La organización alerta de que la escasa movilidad entre regiones agrava las diferencias en el mercado laboral
Las posibilidades de encontrar empleo dependen en gran medida del lugar de residencia. En la mayoría de países, la actividad económica y la concentración de empresas sigue distribuyéndose de forma desigual entre regiones. Y en España, estas disparidades son mayores que en gran parte de la OCDE. Según el informe Perspectivas del empleo de la OCDE 2026, publicado este martes por la organización, la brecha entre las regiones con mejores y peores resultados laborales alcanza los 15,5 puntos porcentuales, por encima de la media del organismo, situada en los 11,4 puntos.
En España, la tasa de desempleo en la región con peores resultados, la ciudad autónoma de Melilla, alcanzó el 28,3% en 2024, más de cuatro veces superior a la registrada en Guipúzcoa (6,4%), el territorio con mejores resultados laborales, según la OCDE. Además, los desplazamientos entre regiones son “demasiado limitados” para reducir estas brechas. Según la OCDE, quienes se trasladan tienden a estar mejor formados y a tener una mayor vinculación con el trabajo. Algo que, en ausencia de políticas que reduzcan las barreras a la movilidad, especialmente para las personas con peores perspectivas laborales, puede acabar reforzando las diferencias existentes.
Los datos más actualizados, publicados en la Encuesta de Población Activa (EPA) del primer trimestre de 2026, reflejan que varios territorios ya registran tasas de paro propias de situaciones próximas al pleno empleo. Huesca lidera la lista con un desempleo del 5,56%, seguida de Lleida (7,30%), Guipúzcoa (7,39%), Palencia (7,45%) y Cantabria (7,49%), todas ellas por debajo de la media nacional, que se sitúa en el 10,83%.
En el extremo opuesto, según los datos publicados por el INE para el primer trimestre de 2026, las mayores dificultades para encontrar empleo se concentran en Ceuta (26,1%), Melilla (21,4%) y Cádiz (21%), además de provincias andaluzas como Córdoba (16,7%) o Almería (16,5%). Es decir, entre enero y marzo de 2026, la brecha entre Huesca y Ceuta superó los 20 puntos porcentuales.
En parte, según explica la OCDE, las diferencias regionales en el empleo suelen reflejar disparidades históricas en productividad. Además, agrega que las regiones que albergan la capital suelen ser las más productivas y, en la mayoría de los países de la OCDE, presentan tasas de empleo superiores al resto del territorio. Ahora bien, para la organización, estas diferencias tienen importantes consecuencias sobre las oportunidades laborales disponibles en cada territorio, algo que acaba afectando a los ingresos.
Las desigualdades regionales en el empleo se traducen, además, “en diferencias significativas en los ingresos de los hogares en España”. En concreto, la renta disponible mediana en la región de Madrid es más de 1,5 veces superior a la de la región con menor nivel de ingresos, Almería.

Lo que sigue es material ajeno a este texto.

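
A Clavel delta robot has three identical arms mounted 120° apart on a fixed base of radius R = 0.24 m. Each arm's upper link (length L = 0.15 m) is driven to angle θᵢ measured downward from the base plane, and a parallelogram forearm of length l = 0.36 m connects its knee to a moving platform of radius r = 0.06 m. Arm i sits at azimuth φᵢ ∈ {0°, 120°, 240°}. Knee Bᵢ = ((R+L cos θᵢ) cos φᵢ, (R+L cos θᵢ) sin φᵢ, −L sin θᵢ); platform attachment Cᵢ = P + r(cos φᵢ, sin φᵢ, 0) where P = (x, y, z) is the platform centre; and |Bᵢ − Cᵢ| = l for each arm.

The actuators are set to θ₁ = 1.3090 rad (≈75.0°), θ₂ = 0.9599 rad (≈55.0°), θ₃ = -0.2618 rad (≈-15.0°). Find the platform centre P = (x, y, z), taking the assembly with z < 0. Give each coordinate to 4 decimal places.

φ1=0.0°: virtual centre (0.2188, 0.0000, -0.1449), radius l
S2 = (0.2660·cos120.0°, 0.2660·sin120.0°, -0.1229) = (-0.1330, 0.2304, -0.1229)
φ3=240.0°: virtual centre (-0.1624, -0.2814, 0.0388), radius l
subtract pairs → two planes through P
linear system: -0.7037x+0.4608y = 0.0170−0.0440z; -0.7625x+-0.5627y = 0.0382−0.3674z
Cramer: x(z) = -0.0363+0.2597z;  y(z) = -0.0186+0.3010z
sphere 1 gives Az²+Bz+C=0 with A=1.1581, B=0.1460, C=-0.0432;  B²−4AC=0.2212;  roots -0.2661, 0.1400;  negative root z = -0.2661
x = -0.1055, y = -0.0987

(-0.1055, -0.0987, -0.2661)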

Gran parte de esta diferencia refleja las condiciones del mercado laboral. Además, las personas que viven en regiones de bajos ingresos tienen menores probabilidades de subir en la escalera de ingresos a lo largo del tiempo y se enfrentan a un mayor riesgo de estancamiento.
Pese a situarse por encima de la media de la OCDE, el documento para España destaca que, desde principios de la década de 2010, las disparidades regionales en las tasas de empleo se han reducido un 10,4% en términos relativos a la media nacional, en línea con la mayoría de los países de la OCDE. Esto refleja una evolución positiva del mercado laboral en las regiones con niveles iniciales de empleo más bajos.
Estas diferencias regionales, además, se podrían ver agravadas por la actual crisis de vivienda. Esta fue una de las advertencias que trasladó hace ya un mes el Banco de España en su informe anual, en el que advertía que los problemas en el funcionamiento del mercado de la vivienda pueden dar lugar a importantes efectos macroeconómicos y sociales.
En este sentido, el supervisor trasladaba que el aumento de precios y la falta de oferta puede restringir la movilidad laboral y la adecuada asignación de factores de producción. Algo que, como consecuencia, puede generar pérdidas de productividad.